The goal of the project was to design residential dwellings that were simple, stylish, replicable, and affordable for the housing boom caused by millions of returning soldiers.
The magazine sponsored the project by commissioning famous architects of the time. Among them were Richard Neutra, Raphael Soriano, Craig Ellwood, Charles and Ray Eames, Pierre Koenig, Eero Saarinen, A. Quincy Jones, Ralph Rapson. J.R. Davidson, Whitney Smith, and Thornton Abell.
The program ran from 1945 to 1966. While 36 designs were submitted by the architects involved were built the homes in this collection are the most iconic in example of mid century modern architecture.
7776 Torreyson Dr,
Los Angeles, CA 90046
While LA offers a remarkable collection of modern architecture there is one that stands above the rest. Literally.
A heap of determination and ingenuity were the two most important elements needed to build this modernist home the Encyclopedia Britannica once called “the most modern home built in the world.”
Aerospace engineer, Leonard Malin, was gifted a piece of land in the Hollywood Hills deemed unbuildable due to its 45 degree slope.
Determined to live here Malin turned to architect John Lautner to realize his dream.
Instead of competing with the hillside Lautner arrived at a unique solution. He designed what LA Conservancy describes as, “An octagon perched atop a twenty-nine-foot high, five-foot-wide concrete column like a flying saucer on a stick ….”
It cost $140,000 to see the project to completion. Malin came in with $80,000. A NY Times feature notes the rest was bartered. Malin said ”I traded six months of the house being shown by the [Southern California] gas company in exchange for things like tile that went through the whole house,’’ and “Chem Seal provided the experimental epoxies, coatings and resins to put the house together and inspired the name Chemosphere. (Lautner originally wanted to call the house Chapiteau.)”
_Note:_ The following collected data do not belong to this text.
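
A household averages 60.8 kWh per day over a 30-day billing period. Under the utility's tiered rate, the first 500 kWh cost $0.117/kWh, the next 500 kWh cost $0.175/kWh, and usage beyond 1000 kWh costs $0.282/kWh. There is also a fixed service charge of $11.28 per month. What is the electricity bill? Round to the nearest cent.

Usage = 60.8 kWh/day × 30 days = 1824 kWh
First 500 kWh × $0.117 = $58.50
Next 500 kWh × $0.175 = $87.50
Remaining 824 kWh × $0.282 = $232.37
Energy charge = $378.37; + service $11.28 = $389.65

$389.65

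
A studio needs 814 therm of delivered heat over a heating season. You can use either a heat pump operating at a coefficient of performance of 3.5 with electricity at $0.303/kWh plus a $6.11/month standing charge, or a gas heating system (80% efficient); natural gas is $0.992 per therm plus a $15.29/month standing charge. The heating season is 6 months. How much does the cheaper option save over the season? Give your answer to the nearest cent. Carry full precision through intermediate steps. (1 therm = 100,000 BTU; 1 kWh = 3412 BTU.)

Heat load = 814 therm × 100,000 = 81,400,000 BTU
Gas: input = 81,400,000 / 0.80 = 101,750,000 BTU = 1,018 therm → 1,018 × $0.992 = $1,009.36; + 6 × $15.29 standing = $1,101.10
Heat pump: 81,400,000 BTU / 3412 = 23,860 kWh heat; / 3.5 = 6,816 kWh in → × $0.303 = $2,065.33; + 6 × $6.11 standing = $2,101.99
Difference = |$1,101.10 − $2,101.99| = $1,000.89

$1000.89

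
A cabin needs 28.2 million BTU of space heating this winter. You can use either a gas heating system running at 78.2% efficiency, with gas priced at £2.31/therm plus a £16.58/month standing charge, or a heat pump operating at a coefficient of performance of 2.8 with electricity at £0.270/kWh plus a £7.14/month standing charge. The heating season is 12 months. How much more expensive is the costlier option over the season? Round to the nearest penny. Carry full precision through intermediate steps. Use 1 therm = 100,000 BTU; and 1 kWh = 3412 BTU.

Heat load = 28.2 × 10⁶ BTU = 28,200,000 BTU
Gas: input = 28,200,000 / 0.782 = 36,061,381 BTU = 360.6 therm → 360.6 × £2.31 = £833.02; + 12 × £16.58 standing = £1,031.98
Heat pump: 28,200,000 BTU / 3412 = 8,265 kWh heat; / 2.8 = 2,952 kWh in → × £0.270 = £796.98; + 12 × £7.14 standing = £882.66
Difference = |£1,031.98 − £882.66| = £149.32

£149.32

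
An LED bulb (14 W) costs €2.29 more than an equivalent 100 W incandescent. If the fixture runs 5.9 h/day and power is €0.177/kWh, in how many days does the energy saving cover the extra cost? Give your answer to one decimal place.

25.5 days

Power saved = 100 − 14 = 86 W
Daily energy saved = 86 W × 5.9 h = 507.4 Wh = 0.5074 kWh
Daily savings = 0.5074 × €0.177 = €0.0898
Payback = €2.29 / €0.0898 per day = 25.5 days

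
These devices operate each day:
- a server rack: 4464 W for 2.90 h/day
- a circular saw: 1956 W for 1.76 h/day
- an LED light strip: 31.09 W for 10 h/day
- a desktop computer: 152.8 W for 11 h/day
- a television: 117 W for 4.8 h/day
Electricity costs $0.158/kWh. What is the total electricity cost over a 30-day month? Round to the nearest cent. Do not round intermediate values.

$89.78

server rack: 4464 W × 2.90 h × 30 d = 388,368 Wh = 388.4 kWh
circular saw: 1956 W × 1.76 h × 30 d = 103,277 Wh = 103.3 kWh
LED light strip: 31.09 W × 10 h × 30 d = 9,327 Wh = 9.327 kWh
desktop computer: 152.8 W × 11 h × 30 d = 50,424 Wh = 50.42 kWh
television: 117 W × 4.8 h × 30 d = 16,848 Wh = 16.85 kWh
Total energy = 388.4 + 103.3 + 9.327 + 50.42 + 16.85 = 568.2 kWh
Cost = 568.2 kWh × $0.158 = $89.78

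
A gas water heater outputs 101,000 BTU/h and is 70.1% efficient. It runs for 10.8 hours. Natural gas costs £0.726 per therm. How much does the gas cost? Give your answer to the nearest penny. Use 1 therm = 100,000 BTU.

Heat delivered = 101,000 BTU/h × 10.8 h = 1,090,800 BTU
Gas input = 1,090,800 / 0.701 = 1,556,063 BTU
= 1,556,063 / 100,000 = 15.56 therm
Cost = 15.56 × £0.726/therm = £11.30

£11.30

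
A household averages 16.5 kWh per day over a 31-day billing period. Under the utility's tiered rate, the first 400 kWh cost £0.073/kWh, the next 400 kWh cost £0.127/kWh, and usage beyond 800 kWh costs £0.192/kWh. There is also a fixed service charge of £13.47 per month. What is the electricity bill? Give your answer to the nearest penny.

£56.83

Usage = 16.5 kWh/day × 31 days = 511.5 kWh
First 400 kWh × £0.073 = £29.20
Next 111.5 kWh × £0.127 = £14.16
Remaining tier: 0 kWh (not reached)
Energy charge = £43.36; + service £13.47 = £56.83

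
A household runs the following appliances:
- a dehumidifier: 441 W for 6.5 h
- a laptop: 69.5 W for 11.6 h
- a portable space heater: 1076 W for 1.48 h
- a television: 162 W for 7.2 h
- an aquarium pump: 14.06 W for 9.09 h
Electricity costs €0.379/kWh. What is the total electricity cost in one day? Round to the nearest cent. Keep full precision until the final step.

€2.49

dehumidifier: 441 W × 6.5 h = 2,866 Wh = 2.866 kWh
laptop: 69.5 W × 11.6 h = 806 Wh = 0.8062 kWh
portable space heater: 1076 W × 1.48 h = 1,592 Wh = 1.592 kWh
television: 162 W × 7.2 h = 1,166 Wh = 1.166 kWh
aquarium pump: 14.06 W × 9.09 h = 128 Wh = 0.1278 kWh
Total energy = 2.866 + 0.8062 + 1.592 + 1.166 + 0.1278 = 6.559 kWh
Cost = 6.559 kWh × €0.379 = €2.49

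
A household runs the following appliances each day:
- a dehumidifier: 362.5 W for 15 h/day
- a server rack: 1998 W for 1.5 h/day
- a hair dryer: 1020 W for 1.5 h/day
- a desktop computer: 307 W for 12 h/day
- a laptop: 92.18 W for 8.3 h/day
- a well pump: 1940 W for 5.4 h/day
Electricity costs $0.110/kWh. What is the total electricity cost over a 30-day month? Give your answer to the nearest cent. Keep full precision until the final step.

dehumidifier: 362.5 W × 15 h × 30 d = 163,125 Wh = 163.1 kWh
server rack: 1998 W × 1.5 h × 30 d = 89,910 Wh = 89.91 kWh
hair dryer: 1020 W × 1.5 h × 30 d = 45,900 Wh = 45.9 kWh
desktop computer: 307 W × 12 h × 30 d = 110,520 Wh = 110.5 kWh
laptop: 92.18 W × 8.3 h × 30 d = 22,953 Wh = 22.95 kWh
well pump: 1940 W × 5.4 h × 30 d = 314,280 Wh = 314.3 kWh
Total energy = 163.1 + 89.91 + 45.9 + 110.5 + 22.95 + 314.3 = 746.7 kWh
Cost = 746.7 kWh × $0.110 = $82.14

$82.14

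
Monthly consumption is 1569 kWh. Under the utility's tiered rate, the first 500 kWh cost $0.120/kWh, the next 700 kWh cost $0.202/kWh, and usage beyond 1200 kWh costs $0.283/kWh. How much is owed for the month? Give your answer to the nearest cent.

First 500 kWh × $0.120 = $60.00
Next 700 kWh × $0.202 = $141.40
Remaining 369 kWh × $0.283 = $104.43
Total = $305.83

$305.83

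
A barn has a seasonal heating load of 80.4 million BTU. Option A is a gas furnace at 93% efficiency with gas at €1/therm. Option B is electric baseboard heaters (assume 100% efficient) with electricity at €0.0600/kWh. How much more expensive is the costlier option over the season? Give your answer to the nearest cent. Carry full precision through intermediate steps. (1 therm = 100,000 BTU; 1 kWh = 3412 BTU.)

€549.32

Heat load = 80.4 × 10⁶ BTU = 80,400,000 BTU
Gas: input = 80,400,000 / 0.93 = 86,451,613 BTU = 864.5 therm → 864.5 × €1 = €864.52
Electric: 80,400,000 BTU / 3412 = 23,560 kWh → × €0.0600 = €1,413.83
Difference = |€864.52 − €1,413.83| = €549.32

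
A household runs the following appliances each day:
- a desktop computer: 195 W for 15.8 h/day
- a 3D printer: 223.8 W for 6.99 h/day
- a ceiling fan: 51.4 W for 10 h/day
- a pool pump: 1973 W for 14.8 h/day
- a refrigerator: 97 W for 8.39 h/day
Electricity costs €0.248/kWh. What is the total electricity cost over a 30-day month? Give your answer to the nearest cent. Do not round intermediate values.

€261.69

desktop computer: 195 W × 15.8 h × 30 d = 92,430 Wh = 92.43 kWh
3D printer: 223.8 W × 6.99 h × 30 d = 46,931 Wh = 46.93 kWh
ceiling fan: 51.4 W × 10 h × 30 d = 15,420 Wh = 15.42 kWh
pool pump: 1973 W × 14.8 h × 30 d = 876,012 Wh = 876 kWh
refrigerator: 97 W × 8.39 h × 30 d = 24,415 Wh = 24.41 kWh
Total energy = 92.43 + 46.93 + 15.42 + 876 + 24.41 = 1,055 kWh
Cost = 1,055 kWh × €0.248 = €261.69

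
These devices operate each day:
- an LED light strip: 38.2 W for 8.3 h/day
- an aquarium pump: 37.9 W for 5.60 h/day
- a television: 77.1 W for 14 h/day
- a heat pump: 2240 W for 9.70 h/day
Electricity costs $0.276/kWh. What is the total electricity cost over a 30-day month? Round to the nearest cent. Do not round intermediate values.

$193.23

LED light strip: 38.2 W × 8.3 h × 30 d = 9,512 Wh = 9.512 kWh
aquarium pump: 37.9 W × 5.60 h × 30 d = 6,367 Wh = 6.367 kWh
television: 77.1 W × 14 h × 30 d = 32,382 Wh = 32.38 kWh
heat pump: 2240 W × 9.70 h × 30 d = 651,840 Wh = 651.8 kWh
Total energy = 9.512 + 6.367 + 32.38 + 651.8 = 700.1 kWh
Cost = 700.1 kWh × $0.276 = $193.23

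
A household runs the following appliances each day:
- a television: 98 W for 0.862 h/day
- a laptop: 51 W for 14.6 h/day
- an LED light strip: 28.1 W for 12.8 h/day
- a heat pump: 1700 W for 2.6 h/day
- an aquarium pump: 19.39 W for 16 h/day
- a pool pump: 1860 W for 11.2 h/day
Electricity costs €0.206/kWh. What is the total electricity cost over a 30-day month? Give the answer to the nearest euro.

television: 98 W × 0.862 h × 30 d = 2,534 Wh = 2.534 kWh
laptop: 51 W × 14.6 h × 30 d = 22,338 Wh = 22.34 kWh
LED light strip: 28.1 W × 12.8 h × 30 d = 10,790 Wh = 10.79 kWh
heat pump: 1700 W × 2.6 h × 30 d = 132,600 Wh = 132.6 kWh
aquarium pump: 19.39 W × 16 h × 30 d = 9,307 Wh = 9.307 kWh
pool pump: 1860 W × 11.2 h × 30 d = 624,960 Wh = 625 kWh
Total energy = 2.534 + 22.34 + 10.79 + 132.6 + 9.307 + 625 = 802.5 kWh
Cost = 802.5 kWh × €0.206 = €165.32 ≈ €165

€165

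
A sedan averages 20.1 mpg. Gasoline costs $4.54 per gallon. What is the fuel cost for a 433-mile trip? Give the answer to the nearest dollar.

$98

Fuel = 433 mi / 20.1 mpg = 21.54 gal
Cost = 21.54 gal × $4.54/gal = $97.80 ≈ $98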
When it was done, Malin and his family enjoyed many years riding the funicular up to this spectacular example of modernist architecture offering panoramic views of the San Fernando Valley.
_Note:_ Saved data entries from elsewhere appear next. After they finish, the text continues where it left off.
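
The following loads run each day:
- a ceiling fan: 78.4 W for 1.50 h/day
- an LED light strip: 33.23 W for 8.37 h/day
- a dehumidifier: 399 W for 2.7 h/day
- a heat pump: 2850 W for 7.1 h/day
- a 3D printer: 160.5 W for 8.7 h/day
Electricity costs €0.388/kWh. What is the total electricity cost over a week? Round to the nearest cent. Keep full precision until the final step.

€62.75

ceiling fan: 78.4 W × 1.50 h × 7 d = 823 Wh = 0.8232 kWh
LED light strip: 33.23 W × 8.37 h × 7 d = 1,947 Wh = 1.947 kWh
dehumidifier: 399 W × 2.7 h × 7 d = 7,541 Wh = 7.541 kWh
heat pump: 2850 W × 7.1 h × 7 d = 141,645 Wh = 141.6 kWh
3D printer: 160.5 W × 8.7 h × 7 d = 9,774 Wh = 9.774 kWh
Total energy = 0.8232 + 1.947 + 7.541 + 141.6 + 9.774 = 161.7 kWh
Cost = 161.7 kWh × €0.388 = €62.75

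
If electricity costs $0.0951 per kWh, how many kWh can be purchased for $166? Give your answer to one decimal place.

1745.5 kWh

$166 / $0.0951 per kWh = 1,746 kWh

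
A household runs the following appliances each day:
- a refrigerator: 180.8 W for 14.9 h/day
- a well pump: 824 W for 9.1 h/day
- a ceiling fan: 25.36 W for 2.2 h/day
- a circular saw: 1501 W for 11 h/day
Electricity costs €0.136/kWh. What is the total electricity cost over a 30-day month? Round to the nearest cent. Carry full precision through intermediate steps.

refrigerator: 180.8 W × 14.9 h × 30 d = 80,818 Wh = 80.82 kWh
well pump: 824 W × 9.1 h × 30 d = 224,952 Wh = 225 kWh
ceiling fan: 25.36 W × 2.2 h × 30 d = 1,674 Wh = 1.674 kWh
circular saw: 1501 W × 11 h × 30 d = 495,330 Wh = 495.3 kWh
Total energy = 80.82 + 225 + 1.674 + 495.3 = 802.8 kWh
Cost = 802.8 kWh × €0.136 = €109.18

€109.18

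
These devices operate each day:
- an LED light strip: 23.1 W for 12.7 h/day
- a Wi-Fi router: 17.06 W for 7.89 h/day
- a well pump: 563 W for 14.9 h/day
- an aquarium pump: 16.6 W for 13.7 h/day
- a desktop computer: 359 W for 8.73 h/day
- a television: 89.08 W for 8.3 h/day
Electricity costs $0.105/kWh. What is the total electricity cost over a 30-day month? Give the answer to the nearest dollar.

LED light strip: 23.1 W × 12.7 h × 30 d = 8,801 Wh = 8.801 kWh
Wi-Fi router: 17.06 W × 7.89 h × 30 d = 4,038 Wh = 4.038 kWh
well pump: 563 W × 14.9 h × 30 d = 251,661 Wh = 251.7 kWh
aquarium pump: 16.6 W × 13.7 h × 30 d = 6,823 Wh = 6.823 kWh
desktop computer: 359 W × 8.73 h × 30 d = 94,022 Wh = 94.02 kWh
television: 89.08 W × 8.3 h × 30 d = 22,181 Wh = 22.18 kWh
Total energy = 8.801 + 4.038 + 251.7 + 6.823 + 94.02 + 22.18 = 387.5 kWh
Cost = 387.5 kWh × $0.105 = $40.69 ≈ $41

$41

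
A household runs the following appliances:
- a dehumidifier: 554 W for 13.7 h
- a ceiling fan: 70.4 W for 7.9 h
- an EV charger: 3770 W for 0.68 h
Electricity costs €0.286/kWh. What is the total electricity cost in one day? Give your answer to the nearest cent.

dehumidifier: 554 W × 13.7 h = 7,590 Wh = 7.59 kWh
ceiling fan: 70.4 W × 7.9 h = 556 Wh = 0.5562 kWh
EV charger: 3770 W × 0.68 h = 2,564 Wh = 2.564 kWh
Total energy = 7.59 + 0.5562 + 2.564 = 10.71 kWh
Cost = 10.71 kWh × €0.286 = €3.06

€3.06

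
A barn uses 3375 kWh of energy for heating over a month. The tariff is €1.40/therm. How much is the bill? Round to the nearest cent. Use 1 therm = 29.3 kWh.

€161.26

3375 kWh × (0.03413 therm/kWh) = 115.2 therm
Cost = 115.2 therm × €1.40/therm = €161.26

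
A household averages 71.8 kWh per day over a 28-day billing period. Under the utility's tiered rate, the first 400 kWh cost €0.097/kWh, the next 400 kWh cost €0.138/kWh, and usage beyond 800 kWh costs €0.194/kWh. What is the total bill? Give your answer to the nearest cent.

€328.82

Usage = 71.8 kWh/day × 28 days = 2010.4 kWh
First 400 kWh × €0.097 = €38.80
Next 400 kWh × €0.138 = €55.20
Remaining 1210.4 kWh × €0.194 = €234.82
Total = €328.82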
Malin eventually sold his home in 1972.
And then, with each new owner, a series of unfortunate design choices left this futuristic residence looking washed up and aged.
That was until then couple Angelika and Benedikt Taschen, of the German publishing house Taschen. (Yes, the same company that publishes Case Study Houses) purchased the home for $1 million in the late 90s.
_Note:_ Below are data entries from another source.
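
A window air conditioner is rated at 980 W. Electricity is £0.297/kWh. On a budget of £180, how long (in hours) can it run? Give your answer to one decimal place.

618.4 h

Energy budget = £180 / £0.297 per kWh = 606.1 kWh = 606,061 Wh
Runtime = 606,061 Wh / 980 W = 618.4 h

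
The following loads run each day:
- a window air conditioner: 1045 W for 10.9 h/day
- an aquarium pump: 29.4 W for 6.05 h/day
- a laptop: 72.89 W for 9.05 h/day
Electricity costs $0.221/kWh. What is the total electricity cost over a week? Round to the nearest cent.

$18.92

window air conditioner: 1045 W × 10.9 h × 7 d = 79,734 Wh = 79.73 kWh
aquarium pump: 29.4 W × 6.05 h × 7 d = 1,245 Wh = 1.245 kWh
laptop: 72.89 W × 9.05 h × 7 d = 4,618 Wh = 4.618 kWh
Total energy = 79.73 + 1.245 + 4.618 = 85.6 kWh
Cost = 85.6 kWh × $0.221 = $18.92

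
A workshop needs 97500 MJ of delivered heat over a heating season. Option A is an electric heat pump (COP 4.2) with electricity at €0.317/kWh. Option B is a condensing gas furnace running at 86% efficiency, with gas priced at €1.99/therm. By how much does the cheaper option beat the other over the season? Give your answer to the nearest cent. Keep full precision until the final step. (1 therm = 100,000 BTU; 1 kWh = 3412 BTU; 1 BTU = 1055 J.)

€94.15

Heat load = 97500 MJ = 97,500,000,000 J / 1055 = 92,417,062 BTU
Gas: input = 92,417,062 / 0.86 = 107,461,700 BTU = 1,075 therm → 1,075 × €1.99 = €2,138.49
Heat pump: 92,417,062 BTU / 3412 = 27,090 kWh heat; / 4.2 = 6,449 kWh in → × €0.317 = €2,044.34
Difference = |€2,138.49 − €2,044.34| = €94.15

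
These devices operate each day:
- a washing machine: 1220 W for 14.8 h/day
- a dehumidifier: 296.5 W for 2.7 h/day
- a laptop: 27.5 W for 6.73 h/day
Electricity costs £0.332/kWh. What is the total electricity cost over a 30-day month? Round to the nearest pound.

£190

washing machine: 1220 W × 14.8 h × 30 d = 541,680 Wh = 541.7 kWh
dehumidifier: 296.5 W × 2.7 h × 30 d = 24,017 Wh = 24.02 kWh
laptop: 27.5 W × 6.73 h × 30 d = 5,552 Wh = 5.552 kWh
Total energy = 541.7 + 24.02 + 5.552 = 571.2 kWh
Cost = 571.2 kWh × £0.332 = £189.65 ≈ £190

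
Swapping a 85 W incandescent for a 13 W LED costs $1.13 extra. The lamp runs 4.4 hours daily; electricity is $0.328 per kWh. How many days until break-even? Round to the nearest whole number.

Power saved = 85 − 13 = 72 W
Daily energy saved = 72 W × 4.4 h = 316.8 Wh = 0.3168 kWh
Daily savings = 0.3168 × $0.328 = $0.1039
Payback = $1.13 / $0.1039 per day = 10.87 days

11 days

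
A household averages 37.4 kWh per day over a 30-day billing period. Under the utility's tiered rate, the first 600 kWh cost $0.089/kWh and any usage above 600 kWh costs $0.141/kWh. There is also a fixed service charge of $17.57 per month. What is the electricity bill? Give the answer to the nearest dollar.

Usage = 37.4 kWh/day × 30 days = 1122 kWh
First 600 kWh × $0.089 = $53.40
Remaining 522 kWh × $0.141 = $73.60
Energy charge = $127.00; + service $17.57 = $144.57 ≈ $145

$145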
The Taschens hired architects Frank Escher and Ravi GuneWardena and spent the two years restoring Chemosphere. “The restoration team removed layers of paint, paneled the walls with the same shade of ash wood used for the original built-in couches and cabinets (some of which needed repair or restoration), and replaced the fixed-paneled windows with frameless glass.”
For modernist fans this home represents possibility, ingenuity, and innovation.
And we’re grateful Benedikt Taschen believes, “It’s the responsibility of the owner to preserve it for future generations because a house like this doesn’t belong to one or two people: It belongs to mankind.”